1. “Real people” are a myth
Congratulations: you got a job, and now you’re a “real person.” You and the guy at the desk next to you who spends the whole workday fleshing out his Twitter persona. Just like when you lost your virginity, you spent the first week with a smile on your face, right until you realized that everything’s the same as it was before. This secret society of “real people,” with their salaries and their employee benefits, are just scraping by, the way you and your friends did mere months ago in school.
2. Hating your job can be productive if you make it so
Simply hating your job is for underachievers, and if you were an underachiever then you wouldn’t be here in the first place (supposedly). Instead of loafing around and Facebook chatting with your friends (who are also bored at work, and who agree that the eight hour workday is an archaic holdover from the industrial era), use those critical thinking skills you bought with $60,000 of loans. What in particular do you hate about your job? How much of that can you change on your own? What can’t you change, and can you look out for those things in a couple weeks, when you start scrolling through Craigslist postings again? Most importantly, what is this company doing horribly wrong, and how can the company that you’re going to start with Kickstarter money steal all their business?

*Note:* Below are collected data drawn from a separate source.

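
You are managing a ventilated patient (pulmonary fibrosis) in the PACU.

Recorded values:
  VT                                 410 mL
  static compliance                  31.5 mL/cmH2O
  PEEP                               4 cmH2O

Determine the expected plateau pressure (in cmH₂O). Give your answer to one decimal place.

Pplat = PEEP + Vt / Cstat = 4 + 410 / 31.5 = 4 + 13.016 = 17.016 cmH2O.

17.0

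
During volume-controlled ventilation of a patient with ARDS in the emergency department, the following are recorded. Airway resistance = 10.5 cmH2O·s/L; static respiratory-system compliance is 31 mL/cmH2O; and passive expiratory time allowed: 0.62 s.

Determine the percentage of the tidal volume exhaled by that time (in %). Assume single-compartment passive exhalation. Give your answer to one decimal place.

τ = R × C = 10.5 × 31 mL/cmH2O = 10.5 × 0.031 L/cmH2O = 0.3255 s.
Passive exhalation: V(t)/V₀ = e^(−t/τ) = e^(−0.62/0.3255) = 0.1489.
Fraction exhaled = 1 − 0.1489 = 0.8511 → 85.11%.

85.1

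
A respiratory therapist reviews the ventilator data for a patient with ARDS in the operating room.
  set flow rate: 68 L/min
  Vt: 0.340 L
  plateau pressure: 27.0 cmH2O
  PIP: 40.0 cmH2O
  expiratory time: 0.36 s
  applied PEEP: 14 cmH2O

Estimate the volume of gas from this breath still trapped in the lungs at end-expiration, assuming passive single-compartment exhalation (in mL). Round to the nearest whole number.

Flow: 68 L/min ÷ 60 = 1.1333 L/s.
R = (PIP − Pplat)/V̇ = (40.0 − 27.0) / 1.1333 = 13.0/1.1333 = 11.471 cmH2O·s/L.
C = Vt/(Pplat − PEEP) = 340.0 / (27.0 − 14) = 340.0/13.0 = 26.154 mL/cmH2O.
τ = R × C = 11.471 × 0.02615 L/cmH2O = 0.3 s.
Fraction remaining = e^(−Te/τ) = e^(−0.36/0.3) = 0.3012.
Trapped volume = 340.0 × 0.3012 = 102.41 mL.

102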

3. You can listen to more music/podcasts during a week of work than you have in an entire year
Remember that sprawling list of artists you “need” to listen to? The one you wrote out on six or seven sticky notes? You’ll mow through it in four days. Monday will be the day you get around to listening to everything Bowie ever recorded (or at least all the stuff he did on cocaine). Then you’ll spend Tuesday wondering why the hell everyone your age gets “nostalgic” over Neutral Milk Hotel, when they can’t possibly have heard them until they got to college. Then you’ll realize how great podcasts are, until you get sick of the ones you started out with. (Most of the worthwhile ones aren’t on iTunes.)
Eventually you’ll have a week where you listen to nothing but singer-songwriters. You never really got into them before, but something about the cubicle makes the image of the lonely soloist very relatable.
4. Unemployed people are easily impressed
That Facebook status about your new found employment got you more likes than you’ve ever gotten. When you meet with your friends for the first time since the announcement, your gig is always the first thing they ask you about, their eyes wide with equal parts awe and envy. You were in their position only weeks ago, and something about that is a little sad. It occurs to you that most of the employed people who made you feel humbled and inferior probably hate their jobs as much as you hate yours.
You pay for your friend’s drink, despite how insecure you know they feel about it. “You’re, like, a real person.” There it is again.
5. Employment makes you miss unemployment, and vice versa
Employed You: Why do they insist on making this office a fucking meat freezer? I miss the sun.
Unemployed You: Why haven’t I bought an air conditioner yet? I miss my dorm.
Employed You: I wish I didn’t have to rely on instant dinners. I miss cooking myself elaborate meals with every pot and pan I own, and having the time to clean it all up afterwards.
Unemployed You: I wish I could afford to make something other than an inconsistent stew of beans, veggies, and my roommate’s cumin.
Employed You: God it would be great to wake up at 11:15 and then go on an hour-long jog like I used to.
Unemployed You: God it would be great to have a reason to wake up in the morning.
6. Nothing is forever
All that stuff your parents said (along with Avenue Q and Buddha) about everything being “just for now”–all of it is true.
Remember when you were a teenager, and you were utterly certain that your experiences were totally independent from those thousands of books about adolescence, and hormones, and periods and wet dreams and whatnot? Remember how utterly wrong you were about that? What’s the likelihood that you’re not utterly wrong about this, too?
Accept the cliches for what they are. Take things one day at a time, and adapt to your situation. You were worrying about the future last month; now here you are, and clearly wasn’t worth all the chewed-up fingernails. In all likelihood, it never will be.